Estava arrasada e foi obrigada a um recuo lento e penoso.
07 de fevereiro de 1897: Parte de Salvador com destino a Queimadas, a III
Expedição Militar contra Canudos, a mais famosa de todas. Depois de dois
grandes fracassos militares das expedições anteriores, ela tinha a
responsabilidade de "lavar a honra" do Exército, seguindo equipada
com seis canhões Krupp e mais de 1.300 soldados conduzindo 15 milhões de
cartuchos. No comando estava o temível Cel. Moreira César, apelidado de
"corta-cabeças" devido a sua atuação na repressão ao movimento
federalista no sul do país (1893-95). A 03 de março a III Expedição Militar
avista Canudos. Trava-se o combate entre os soldados e os sertanejos; no final
da tarde, as baixas militares eram grandes e o inesperado acontece: o Cel.
Moreira César é atingido por dois tiros e fica fora de combate. Não havia mais
chances para a força expedicionária. Às 19h é anunciado o toque de retirada.
05 de abril de 1897: É criada a IV Expedição Militar contra Canudos, dividida
em duas colunas. A 1ª Coluna, sob o comando do Gal. Silva Barbosa sai de
Queimadas e passa por Monte Santo, composta de 3.415 homens, 180 mulheres, 12
canhões Krupp e 1 canhão Withworth 32. Na retaguarda, protegendo 750 mil quilos
de mantimentos e munições, seguia o 5° Corpo de Polícia da Bahia, destacamento
formado por 388 jagunços contratados no interior do Estado. A 2ª Coluna sob o
comando do Gal. Cláudio Savaget, parte de Sergipe em tropas isoladas, se
agrupando em Jeremoabo (BA), de onde segue para Canudos, composta de 2.340
homens, 512 mulheres e 74 crianças, inclusive duas nascidas durante a marcha.
Travam-se horríveis combates e a IV expedição é obrigada a pedir mais reforços.
Em 22 de setembro, morre Antonio Conselheiro.
05 de outubro de 1897: Após quase um ano de conflito termina a resistência
sertaneja, Canudos estava destruída.

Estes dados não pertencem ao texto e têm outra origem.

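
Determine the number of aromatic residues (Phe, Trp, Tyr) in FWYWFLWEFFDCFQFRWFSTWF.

Matching residues: F1, W2, Y3, W4, F5, W7, F9, F10, F13, F15, W17, F18, W21, F22.

14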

Num cenário de fim de mundo, por entre
becos e ruelas, uma legião de corpos carbonizados se misturam com as ruínas e
as cinzas das 5.200 casas. Estima-se que mais de 25 mil conselheiristas morreram
no conflito que mobilizou um contingente superior a 12 mil soldados do Exército
(mais da metade de todo o efetivo nacional), na maior guerra de guerrilhas que
o Brasil já viveu.
A região denominada "Contestado"
abrangia cerca de 40.000 Km2 entre os atuais estados de Santa Catarina e
Paraná, disputada por ambos, uma vez que até o início deste século a fronteira
não havia sido demarcada. As cidades desta região foram palco de um dos mais importantes
movimentos sociais do país.
A região do interior de Santa
Catarina e Paraná desenvolveu-se muito lentamente a partir do século XVIII,
como rota de tropeiros que partiam do Rio Grande do Sul em direção à São Paulo.

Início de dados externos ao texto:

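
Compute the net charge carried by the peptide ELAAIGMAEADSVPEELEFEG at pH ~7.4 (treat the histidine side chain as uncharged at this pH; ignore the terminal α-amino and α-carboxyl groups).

The side chains ionized at physiological pH are Lys/Arg (+1) and Asp/Glu (−1); with His treated as neutral, nothing else contributes.
Positive (K, R): none → +0.
Negative (D, E): E1, E9, D11, E15, E16, E18, E20 → −7.
Net charge = (+0) + (−7) = −7.

-7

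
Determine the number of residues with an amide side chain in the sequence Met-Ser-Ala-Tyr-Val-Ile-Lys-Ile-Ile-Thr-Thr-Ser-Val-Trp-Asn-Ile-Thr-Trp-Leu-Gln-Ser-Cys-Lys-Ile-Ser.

The amide-side-chain residues are Asn (N) and Gln (Q).
Matching residues: Asn15, Gln20.

2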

No século XIX algumas poucas cidades haviam se desenvolvido, principalmente por
grupos provenientes do Rio Grande, após a Guerra dos Farrapos, dando origem a
uma sociedade baseada no latifúndio, no apadrinhamento e na violência. Após a
Proclamação da República, com a maior autonomia dos estados, desenvolveu-se o
coronelismo, cada cidade possuía seu chefe local, grande proprietário, que
utilizava-se de jagunços e agregados para manter e ampliar seus "currais
eleitorais", influenciando a vida política estadual. Havia ainda as disputas
entre os coronéis, envolvendo as disputas por terras ou pelo controle político
no estado.
Em 1908 a empresa norte
americana Brazil Railway Company recebeu do governo federal uma faixa de terra
de 30Km de largura, cortando os 4 estados do sul do país, para a construção de
uma ferrovia que ligaria o Rio Grande do Sul a São Paulo e ao mesmo tempo, a
outra empresa coligada passaria a explorar e comercializar a madeira da região,
com o direito de revender as terras desapropriadas ao longo da ferrovia.

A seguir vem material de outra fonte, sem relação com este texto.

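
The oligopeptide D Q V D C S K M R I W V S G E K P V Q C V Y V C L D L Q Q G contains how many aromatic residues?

2

Phenylalanine (F), tryptophan (W), and tyrosine (Y) have aromatic ring side chains.
Matching residues: W11, Y22.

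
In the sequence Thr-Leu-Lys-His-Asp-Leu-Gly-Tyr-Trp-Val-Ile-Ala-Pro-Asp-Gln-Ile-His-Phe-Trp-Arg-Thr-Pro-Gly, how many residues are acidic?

2

Aspartate (D) and glutamate (E) have carboxylic-acid side chains and are the acidic amino acids.
Matching residues: Asp5, Asp14.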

Enquanto os latifundiários e as
empresas norte americanas passaram a controlar a economia local, formou-se uma
camada composta por trabalhadores braçais, caracterizada pela extrema pobreza,
agravada ainda mais com o final da construção da ferrovia em 1910, elevando o
nível de desemprego e de marginalidade social. Essa camada prendia-se cada vez
mais ao mandonismo dos coronéis e da rígida estrutura fundiária, que não
alimentava nenhuma perspectiva de alteração da situação vigente. Esses elementos,
somados a ignorância, determinaram o desenvolvimento de grande religiosidade,
misticismo e messianismo.
Os movimentos messiânicos são
aqueles que se apegam a um líder religioso ou espiritual, um messias, que passa
a ser considerado "aquele que guia em direção à salvação". Os
"líderes messiânicos" conquistam prestígio dando conselhos, ajudando
necessitados e curando doentes, sem nenhuma pretensão material,
identificando-se do ponto de vista sócio econômico com as camadas populares. Na
região sul, a ação dos "monges" caracterizou o messianismo, sendo que
o mais importante foi o monge João Maria, que teve importante presença no final
do século passado, época da Revolução Federalista (1893-95).
Durante muitos anos apareceram e
desapareceram diversos "monges", confundidos com o próprio João
Maria. Em 1912 surgiu na cidade de Campos Novos, no interior de Santa Catarina,
o monge José Maria. Aconselhando e curando doentes a fama do monge cresceu a
ponto de receber a proteção de um dos mais importantes coronéis da região,
Francisco de Almeida. Vivendo em terras do coronel, o monge recebia a visita de
dezenas de pessoas diariamente, provenientes de diversas cidades do interior.
Proteger o monge passou a ser sinal de prestígio político, por isso, a
transferência de José Maria para a cidade de Taquaruçu, em terras do coronel
Henrique de Almeida, agudizou as disputas políticas na região, levando seu
adversário, o coronel Francisco de Albuquerque, a alertar as autoridades
estaduais sobre o desenvolvimento de uma "comunidade de fanáticos" na
região.
Durante sua estada em Taquaruçu,
José Maria organizou uma comunidade denominada "Quadro Santo",
liderada por um grupo chamado "Os Doze pares de França", numa alusão
à cavalaria de Carlos Magno na Idade Média, e posteriormente fundou a
"Monarquia Celestial".
Ao iniciar a Segunda década do
século, o país era governado pelo Marechal Hermes da Fonseca, responsável pela
"Política das Salvações", caracterizada pelas intervenções político-militares
em diversos estados do país, pretendendo eliminar seus adversários políticos.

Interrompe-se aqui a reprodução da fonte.